As an example, a processor incorporating the techniques disclosed herein can be employed to process one or more neural networks for any other types of applications that can take advantage of a neural network. For example, such applications may involve translating from one spoken language to another, identifying and negating sounds in audio, detecting anomalies or defects during production of goods and services, surveillance of living and/or non-living things, medical diagnosis, decision making, and the like.
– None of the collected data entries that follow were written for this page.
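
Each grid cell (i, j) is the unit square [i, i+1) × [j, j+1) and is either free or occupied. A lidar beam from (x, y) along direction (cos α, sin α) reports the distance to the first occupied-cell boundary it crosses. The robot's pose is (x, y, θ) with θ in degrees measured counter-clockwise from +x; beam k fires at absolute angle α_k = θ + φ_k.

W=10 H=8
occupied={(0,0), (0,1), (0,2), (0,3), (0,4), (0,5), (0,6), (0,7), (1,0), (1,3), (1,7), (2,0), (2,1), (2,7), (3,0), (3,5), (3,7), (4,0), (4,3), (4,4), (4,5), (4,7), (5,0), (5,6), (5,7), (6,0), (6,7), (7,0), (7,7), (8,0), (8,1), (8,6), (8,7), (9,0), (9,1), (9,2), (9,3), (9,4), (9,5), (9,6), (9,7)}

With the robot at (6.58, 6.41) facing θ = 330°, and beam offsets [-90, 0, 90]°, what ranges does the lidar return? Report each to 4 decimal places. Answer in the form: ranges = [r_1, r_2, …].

beam 1: φ=-90°, α=240°
  cosα=-0.5000 sinα=-0.8660 | (6,6) | tMaxX 1.1600 tMaxY 0.4734 | tΔX 2.0000 tΔY 1.1547
    t=0.4734 [y] (6,5)
    t=1.1600 [x] (5,5)
    t=1.6281 [y] (5,4)
    t=2.7828 [y] (5,3)
    t=3.1600 [x] (4,3) — stop
  → r_1 = 3.1600
beam 2: φ=0°, α=330°
  cosα=0.8660 sinα=-0.5000 | (6,6) | tMaxX 0.4850 tMaxY 0.8200 | tΔX 1.1547 tΔY 2.0000
    t=0.4850 [x] (7,6)
    t=0.8200 [y] (7,5)
    t=1.6397 [x] (8,5)
    t=2.7944 [x] (9,5) — stop
  → r_2 = 2.7944
beam 3: φ=90°, α=60°
  cosα=0.5000 sinα=0.8660 | (6,6) | tMaxX 0.8400 tMaxY 0.6813 | tΔX 2.0000 tΔY 1.1547
    t=0.6813 [y] (6,7) — stop
  → r_3 = 0.6813

ranges = [3.1600, 2.7944, 0.6813]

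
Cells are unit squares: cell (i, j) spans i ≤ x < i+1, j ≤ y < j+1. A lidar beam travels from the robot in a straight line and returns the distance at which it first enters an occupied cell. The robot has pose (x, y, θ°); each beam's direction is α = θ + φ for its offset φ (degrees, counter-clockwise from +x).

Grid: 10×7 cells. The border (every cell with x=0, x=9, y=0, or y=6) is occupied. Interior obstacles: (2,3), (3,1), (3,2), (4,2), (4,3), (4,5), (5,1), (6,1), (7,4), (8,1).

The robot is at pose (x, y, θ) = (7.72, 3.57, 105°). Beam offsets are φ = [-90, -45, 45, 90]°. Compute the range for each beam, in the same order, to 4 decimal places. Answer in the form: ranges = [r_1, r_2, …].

ranges = [1.3252, 0.4965, 3.1408, 2.8160]

beam 1: φ=-90°, α=15°
  cosα=0.9659 sinα=0.2588 | (7,3) | tMaxX 0.2899 tMaxY 1.6614 | tΔX 1.0353 tΔY 3.8637
    t=0.2899 [x] (8,3)
    t=1.3252 [x] (9,3) — stop
  → r_1 = 1.3252
beam 2: φ=-45°, α=60°
  cosα=0.5000 sinα=0.8660 | (7,3) | tMaxX 0.5600 tMaxY 0.4965 | tΔX 2.0000 tΔY 1.1547
    t=0.4965 [y] (7,4) — stop
  → r_2 = 0.4965
beam 3: φ=45°, α=150°
  cosα=-0.8660 sinα=0.5000 | (7,3) | tMaxX 0.8314 tMaxY 0.8600 | tΔX 1.1547 tΔY 2.0000
    t=0.8314 [x] (6,3)
    t=0.8600 [y] (6,4)
    t=1.9861 [x] (5,4)
    t=2.8600 [y] (5,5)
    t=3.1408 [x] (4,5) — stop
  → r_3 = 3.1408
beam 4: φ=90°, α=195°
  cosα=-0.9659 sinα=-0.2588 | (7,3) | tMaxX 0.7454 tMaxY 2.2023 | tΔX 1.0353 tΔY 3.8637
    t=0.7454 [x] (6,3)
    t=1.7807 [x] (5,3)
    t=2.2023 [y] (5,2)
    t=2.8160 [x] (4,2) — stop
  → r_4 = 2.8160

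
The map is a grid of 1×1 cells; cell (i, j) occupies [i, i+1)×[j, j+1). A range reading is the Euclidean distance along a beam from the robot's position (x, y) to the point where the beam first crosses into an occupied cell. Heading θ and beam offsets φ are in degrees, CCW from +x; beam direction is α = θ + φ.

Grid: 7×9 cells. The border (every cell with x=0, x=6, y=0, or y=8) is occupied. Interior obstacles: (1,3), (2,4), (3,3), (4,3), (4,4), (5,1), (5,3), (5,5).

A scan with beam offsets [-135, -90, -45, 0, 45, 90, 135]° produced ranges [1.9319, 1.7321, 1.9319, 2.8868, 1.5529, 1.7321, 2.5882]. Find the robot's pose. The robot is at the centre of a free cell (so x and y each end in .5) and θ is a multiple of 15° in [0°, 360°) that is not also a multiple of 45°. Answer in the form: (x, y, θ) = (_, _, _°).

Candidates: 27 free-cell centres × 16 headings = 432 poses. Raycast each; keep the one whose scan matches to 4 dp.
  (2.5, 5.5, 330°): beam 1 = 1.5529 ≠ 1.9319 ✗
  (5.5, 6.5, 165°): beam 1 = 0.5774 ≠ 1.9319 ✗
  (1.5, 5.5, 195°): beam 1 = 2.8868 ≠ 1.9319 ✗
  (2.5, 7.5, 150°): beam 2 = 0.5774 ≠ 1.7321 ✗
  …
  (3.5, 6.5, 30°): r_1=1.9319, r_2=1.7321, r_3=1.9319, r_4=2.8868, r_5=1.5529, r_6=1.7321, r_7=2.5882 — all match ✓
Only this pose fits every beam.

(x, y, θ) = (3.5, 6.5, 30°)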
As an example, a processor incorporating the techniques disclosed herein can be employed to implement neural networks such as large language models (LLMs) to generate content (e.g., images, video, text, essays, audio, and the like), respond to user queries, solve problems in mathematical and other domains, and the like.
All patents, patent applications and publications cited herein are incorporated by reference for all purposes as if expressly set forth.
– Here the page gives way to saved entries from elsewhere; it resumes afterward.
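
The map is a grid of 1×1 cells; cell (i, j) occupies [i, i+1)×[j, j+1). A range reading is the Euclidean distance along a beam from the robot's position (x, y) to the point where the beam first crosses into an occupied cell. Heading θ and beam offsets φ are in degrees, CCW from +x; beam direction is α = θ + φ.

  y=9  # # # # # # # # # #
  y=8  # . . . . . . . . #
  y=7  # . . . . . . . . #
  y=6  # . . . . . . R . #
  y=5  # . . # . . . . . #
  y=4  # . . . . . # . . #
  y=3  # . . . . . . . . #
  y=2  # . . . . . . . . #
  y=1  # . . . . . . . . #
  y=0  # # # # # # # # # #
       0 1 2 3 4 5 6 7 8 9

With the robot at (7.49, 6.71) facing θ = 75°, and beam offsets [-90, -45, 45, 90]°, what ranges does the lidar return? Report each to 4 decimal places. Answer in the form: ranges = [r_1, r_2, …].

ranges = [1.5633, 1.7436, 2.6443, 6.7189]

beam 1: φ=-90°, α=345°
  direction (0.9659, -0.2588); cell (7,6); t to first gridline: x 0.5280, y 2.7432 (then +1.0353 / +3.8637)
    (8,6) via x @ 0.5280
    (9,6) via x @ 1.5633  # hit
  → r_1 = 1.5633
beam 2: φ=-45°, α=30°
  direction (0.8660, 0.5000); cell (7,6); t to first gridline: x 0.5889, y 0.5800 (then +1.1547 / +2.0000)
    (7,7) via y @ 0.5800
    (8,7) via x @ 0.5889
    (9,7) via x @ 1.7436  # hit
  → r_2 = 1.7436
beam 3: φ=45°, α=120°
  direction (-0.5000, 0.8660); cell (7,6); t to first gridline: x 0.9800, y 0.3349 (then +2.0000 / +1.1547)
    (7,7) via y @ 0.3349
    (6,7) via x @ 0.9800
    (6,8) via y @ 1.4896
    (6,9) via y @ 2.6443  # hit
  → r_3 = 2.6443
beam 4: φ=90°, α=165°
  direction (-0.9659, 0.2588); cell (7,6); t to first gridline: x 0.5073, y 1.1205 (then +1.0353 / +3.8637)
    (6,6) via x @ 0.5073
    (6,7) via y @ 1.1205
    (5,7) via x @ 1.5426
    (4,7) via x @ 2.5778
    (3,7) via x @ 3.6131
    (2,7) via x @ 4.6484
    (2,8) via y @ 4.9842
    (1,8) via x @ 5.6837
    (0,8) via x @ 6.7189  # hit
  → r_4 = 6.7189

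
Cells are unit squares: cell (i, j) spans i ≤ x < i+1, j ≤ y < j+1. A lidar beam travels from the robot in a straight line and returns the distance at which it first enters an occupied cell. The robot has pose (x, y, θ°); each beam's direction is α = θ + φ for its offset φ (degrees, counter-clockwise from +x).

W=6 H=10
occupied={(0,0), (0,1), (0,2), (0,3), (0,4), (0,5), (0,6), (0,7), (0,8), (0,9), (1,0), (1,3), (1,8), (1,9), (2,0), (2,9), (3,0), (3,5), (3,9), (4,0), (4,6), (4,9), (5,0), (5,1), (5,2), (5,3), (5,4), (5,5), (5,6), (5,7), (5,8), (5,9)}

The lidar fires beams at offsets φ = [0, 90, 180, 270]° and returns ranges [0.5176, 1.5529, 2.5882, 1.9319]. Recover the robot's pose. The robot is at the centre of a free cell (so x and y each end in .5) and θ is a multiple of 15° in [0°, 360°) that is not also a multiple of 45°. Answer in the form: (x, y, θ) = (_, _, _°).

(x, y, θ) = (4.5, 4.5, 15°)

Candidates: 28 free-cell centres × 16 headings = 448 poses. Raycast each; keep the one whose scan matches to 4 dp.
  (1.5, 2.5, 240°): beam 1 = 1.0000 ≠ 0.5176 ✗
  (2.5, 5.5, 150°): beam 1 = 1.7321 ≠ 0.5176 ✗
  (2.5, 3.5, 15°): beam 1 = 2.5882 ≠ 0.5176 ✗
  …
  (4.5, 4.5, 15°): r_1=0.5176, r_2=1.5529, r_3=2.5882, r_4=1.9319 — all match ✓
Unique over the lattice → pose = (4.5, 4.5, 15°).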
While the invention has been described in connection with what is presently considered to be the most practical and preferred embodiment, it is to be understood that the invention is not to be limited to the disclosed embodiment, but on the contrary, is intended to cover various modifications and equivalent arrangements included within the spirit and scope of the appended claims.
1. A multi-dielet processing system comprising:
a first memory management unit (MMU) on a first dielet; and
a second MMU on a second dielet, wherein
the first MMU on the first dielet is configured to process memory-related requests of a first type from the first dielet and the second dielet and to process memory-related requests of a second type from the first dielet, and
the second MMU on the second dielet is configured to forward memory-related requests of the first type to the first MMU on the first dielet and to process memory-related requests of the second type from the second dielet.